L’emergenza Coronavirus ci ha fatto scoprire il telelavoro. “In Italia noi lavoriamo il 20% in più della Germania, ciononostante produciamo il 20% in meno perché siamo male organizzati –ha affermato De Masi-. Una di questa forme di disorganizzazione italiana è il non accettare il telelavoro. Fino a qualche tempo fa la maggioranza dei lavoratori erano operai che potevano lavorare solo in fabbrica. Dopo man mano il lavoro si è spostato da fisico, che è stato delegato alle macchine e ai robot, a lavoro intellettuale. Oggi il 70% dei lavoratori lavora con le informazioni. Le informazioni si possono spostare rapidamente da una parte all’altra del mondo a costo quasi zero. Siccome milioni di lavoratori non fanno altro che andare in ufficio per mandare mail, fare telefonate.
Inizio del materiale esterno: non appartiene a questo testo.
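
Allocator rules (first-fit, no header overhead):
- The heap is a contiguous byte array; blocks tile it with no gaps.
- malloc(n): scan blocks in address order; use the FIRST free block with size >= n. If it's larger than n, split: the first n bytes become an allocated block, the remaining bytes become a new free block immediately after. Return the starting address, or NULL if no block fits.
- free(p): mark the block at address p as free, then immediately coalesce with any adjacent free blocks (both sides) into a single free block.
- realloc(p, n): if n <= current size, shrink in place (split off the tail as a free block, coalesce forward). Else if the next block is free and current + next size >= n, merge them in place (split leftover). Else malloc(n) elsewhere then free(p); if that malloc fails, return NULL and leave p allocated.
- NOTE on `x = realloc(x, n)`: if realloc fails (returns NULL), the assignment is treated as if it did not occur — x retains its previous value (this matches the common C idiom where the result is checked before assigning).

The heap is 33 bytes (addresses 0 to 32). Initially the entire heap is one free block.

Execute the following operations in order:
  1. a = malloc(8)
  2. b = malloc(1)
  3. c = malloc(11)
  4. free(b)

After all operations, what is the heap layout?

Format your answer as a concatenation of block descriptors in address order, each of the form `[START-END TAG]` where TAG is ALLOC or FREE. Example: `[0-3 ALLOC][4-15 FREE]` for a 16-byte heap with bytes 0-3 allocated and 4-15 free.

Op 1: a = malloc(8) -> a = 0; heap: [0-7 ALLOC][8-32 FREE]
Op 2: b = malloc(1) -> b = 8; heap: [0-7 ALLOC][8-8 ALLOC][9-32 FREE]
Op 3: c = malloc(11) -> c = 9; heap: [0-7 ALLOC][8-8 ALLOC][9-19 ALLOC][20-32 FREE]
Op 4: free(b) -> (freed b); heap: [0-7 ALLOC][8-8 FREE][9-19 ALLOC][20-32 FREE]

Answer: [0-7 ALLOC][8-8 FREE][9-19 ALLOC][20-32 FREE]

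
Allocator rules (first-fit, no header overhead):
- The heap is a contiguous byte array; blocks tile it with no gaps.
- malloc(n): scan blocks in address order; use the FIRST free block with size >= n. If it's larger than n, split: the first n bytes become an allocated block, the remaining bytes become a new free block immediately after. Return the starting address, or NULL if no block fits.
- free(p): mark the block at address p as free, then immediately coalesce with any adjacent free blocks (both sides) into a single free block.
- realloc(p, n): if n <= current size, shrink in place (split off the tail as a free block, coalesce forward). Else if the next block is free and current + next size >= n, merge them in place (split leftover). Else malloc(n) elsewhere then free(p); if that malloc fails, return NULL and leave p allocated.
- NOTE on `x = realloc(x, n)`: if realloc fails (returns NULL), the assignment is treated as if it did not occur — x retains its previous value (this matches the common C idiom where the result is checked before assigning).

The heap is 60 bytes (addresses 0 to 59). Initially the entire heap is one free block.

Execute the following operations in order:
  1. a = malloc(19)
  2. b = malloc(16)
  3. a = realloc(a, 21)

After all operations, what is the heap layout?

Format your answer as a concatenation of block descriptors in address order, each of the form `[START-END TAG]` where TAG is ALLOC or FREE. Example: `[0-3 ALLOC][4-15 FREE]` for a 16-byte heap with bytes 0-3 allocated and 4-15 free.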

Tutto questo si può fare tranquillamente da casa, dalla spiaggia, dal bar. Il telelavoro viene fatto per obiettivo. Se un giornalista deve scrivere un articolo entro domani sera, l’importante è che lo scriva, che lo faccia in ufficio o a casa non interessa, al direttore interessa l’obiettivo. Da parte delle aziende italiane c’è una ritrosia nei confronti del telelavoro, non da parte dei sindacati. Col telelavoro la produttività aumenta. Il capo vuole i suoi dipendenti a portata di mano, io la chiamo sindrome di Clinton che voleva la stagista nella stanza accanto. Siamo in balia di manager impreparati ai quali fa spesso da pendant un numero impreparato di sindacalisti. E’ comico che le aziende si stiano accorgendo adesso che esiste il telelavoro”.

Italiani oggi visti come untori di Europa. “Siamo il terzo Paese al mondo per numero di contagi. Noi abbiamo fatto così con la Cina, adesso gli altri lo fanno con noi. E’ probabile che questo morbo scoppi anche altrove e a nostra volta faremo come loro”.